What Makes a Surfing Wetsuit Different From Dive Suits?

Wetsuits made specifically for surfing have many unique qualities that make them different than scuba wetsuits. Generally, surfing wetsuits are much lighter and more flexible, especially in the arms and shoulders, compared to dive suits. Wetsuits also have specialized chest and back panels to block wind and keep a surfer’s cores warm when sitting on their board above water. The neoprene in surfing wetsuits is also different than the neoprene used for scuba diving: dive suits are designed to withstand the continuous compression and re-expansion caused by the extreme pressure of being deep underwater for extended periods of time.

What Makes a Surfing Wetsuit Different From Triathlon Suits?

Triathlon wetsuits use a smooth skin material to make them more hydrodynamic. They are also built for speed and are not usually as durable as surf wetsuits.

What is the Difference Between a Surfing Wetsuit and a Drysuit?
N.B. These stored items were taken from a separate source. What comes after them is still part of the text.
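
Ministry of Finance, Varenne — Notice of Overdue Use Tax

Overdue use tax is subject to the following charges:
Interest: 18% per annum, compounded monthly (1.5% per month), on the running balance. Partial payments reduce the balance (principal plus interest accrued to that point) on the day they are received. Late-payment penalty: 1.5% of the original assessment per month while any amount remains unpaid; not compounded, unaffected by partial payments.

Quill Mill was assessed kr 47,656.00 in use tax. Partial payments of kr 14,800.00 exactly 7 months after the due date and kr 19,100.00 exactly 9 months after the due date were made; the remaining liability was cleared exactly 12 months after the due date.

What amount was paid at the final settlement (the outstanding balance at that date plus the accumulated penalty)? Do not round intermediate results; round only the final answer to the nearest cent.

Balance at month 7: kr 47,656.0000 × (1 + 0.015)^7 = kr 52,890.7692…
After kr 14,800.00 payment: kr 52,890.7692… − kr 14,800.00 = kr 38,090.7692…
Balance at month 9: kr 38,090.7692… × (1 + 0.015)^2 = kr 39,242.0627…
After kr 19,100.00 payment: kr 39,242.0627… − kr 19,100.00 = kr 20,142.0627…
Balance at month 12: kr 20,142.0627… × (1 + 0.015)^3 = kr 21,062.1194…
Penalty: 12 × 1.5% × kr 47,656.00 = kr 8,578.08
Final settlement = outstanding balance + penalty = kr 21,062.1194… + kr 8,578.08 = kr 29,640.20

kr 29,640.20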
Wetsuits are completely different than drysuits, and if you are surfing, you definitely want a wetsuit, not a drysuit. The biggest (and somewhat obvious) difference is that wetsuits do not keep you dry, while drysuits do. Other than that, wetsuits are formfitting and make it easier to duck dive under waves. If you tried paddling out with a drysuit, you would have a lot of drag, and it would be much more difficult than it would be in a wetsuit.

The Four Key Attributes

Surfer Wetsuit Fullsuit

There are four key attributes to consider when selecting the right wetsuit: Warmth, Flexibility, Durability, and Fit. Balancing these four attributes makes the perfect wetsuit. Some aspects will take from another, for example if you add materials like seam tape to a wetsuit, it will become more durable but at the cost of becoming less flexible. Other features may factor in as well, such as built-in hoods, different zipper types, overall weight of the suit, key stash pockets, color, price, and more.

Four Things to Look for in a Wetsuit


Flexibility is essentially how stretchy a suit is. You’ll need a really flexible wetsuit in order to paddle with ease, perform more advanced maneuvers, and get in and out of the wetsuit without the help from a friend. The biggest factor that affects flexibility is the thickness of the neoprene. Assuming the same type of neoprene is used, the thicker the suit the less flexible it is going to be, so if you are used to wearing a 3/2 and then you go on a trip to a place where you need a 5/4/3 you will find it a lot more resistant to your movement.


The number one reason you need a wetsuit is to stay warm. If you aren’t warm out in the water, then what’s the point? The warmth of a wetsuit is most directly related to the thickness of the neoprene used. The thicker the neoprene is, the warmer it will be. Other factors to consider are seam construction, internal linings, entry systems, and type of neoprene.


Ensuring your wetsuit is going to last is key. Generally, the seams of a wetsuit are the weakest point, so the best way to determine the durability of a wetsuit is by the seam construction. There are many ways to reinforce seams on a wetsuit, which will be covered in this guide in the Seam Construction chapter.


Not to be overlooked; fit could easily be considered the most important factor when selecting a wetsuit. If your wetsuit doesn’t fit properly, it won’t keep you warm, and it can be very uncomfortable. Getting this right can be challenging and frustrating, but it can also be a workout or an easy learning experience. We’ll go in-depth on wetsuit fitting later in this guide.